The Effects of Federal Indirect Cost Policy on Academic Institutions
About one-third of the of the approximately $30 billion spent annually by U.S. taxpayers on biomedical research is used for indirect cost payments to universities and other grant recipients. These overhead costs are meant to help support infrastructure, utilities, and administration. Institutional indirect cost recovery rates are determined through notoriously complex negotiations between grantees and funding agencies and have been the source of significant controversy in science policy for decades. One view is that these rates are too high. This view came into focus during the so-called Stanford scandal in the 1990s, when some private universities were accused of enlarging their indirect cost recovery rates through improper accounting procedures. There are long-standing complaints by scientists that higher indirect cost rates mean less funding for actual research, and that indirect cost policy creates incentives for universities to over-invest in research capacity, including new building, and hiring of soft money faculty. On the other hand, universities have long argued that indirect costs rates under-compensate universities, and that in effect universities lose money on many grants. Getting the rate and incentive right is important and will help ensure that limited biomedical research funds are used most efficiently and effectively towards advancing knowledge and health.

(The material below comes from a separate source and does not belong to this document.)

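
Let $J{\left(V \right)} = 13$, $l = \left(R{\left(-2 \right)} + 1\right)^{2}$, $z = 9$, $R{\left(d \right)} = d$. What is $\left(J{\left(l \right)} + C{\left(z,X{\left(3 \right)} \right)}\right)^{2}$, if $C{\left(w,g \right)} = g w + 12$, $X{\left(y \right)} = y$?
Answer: $2704$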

There is little empirical evidence to guide the ongoing debate. This project provides new data on indirect cost rates and estimates the impact on academic research. A new open-source dataset on indirect cost rates will be provided along with a statistical overview of how and why rates differ by institution and over time, and how variation influences total funding available for research. The dataset is accompanied by code to allow researchers, journalists, government officials, and other stakeholders to explore the data independently and link to other sources. using these data, the project examines how changes in indirect cost rates affect institutional incentives to seek grants, to grow faculty, build, and make other investments. One challenge is to separate the effects of indirect cost rates from other potentially confounding factors. To ameliorate this, the research exploits various natural experiments in indirect cost policy, providing more confidence in the estimates. Finally, the project also considers the effects of historical changes in indirect cost recovery policy influenced the expansion and productivity of the biomedical research enterprise, and whether it reinforced disparities across research performers.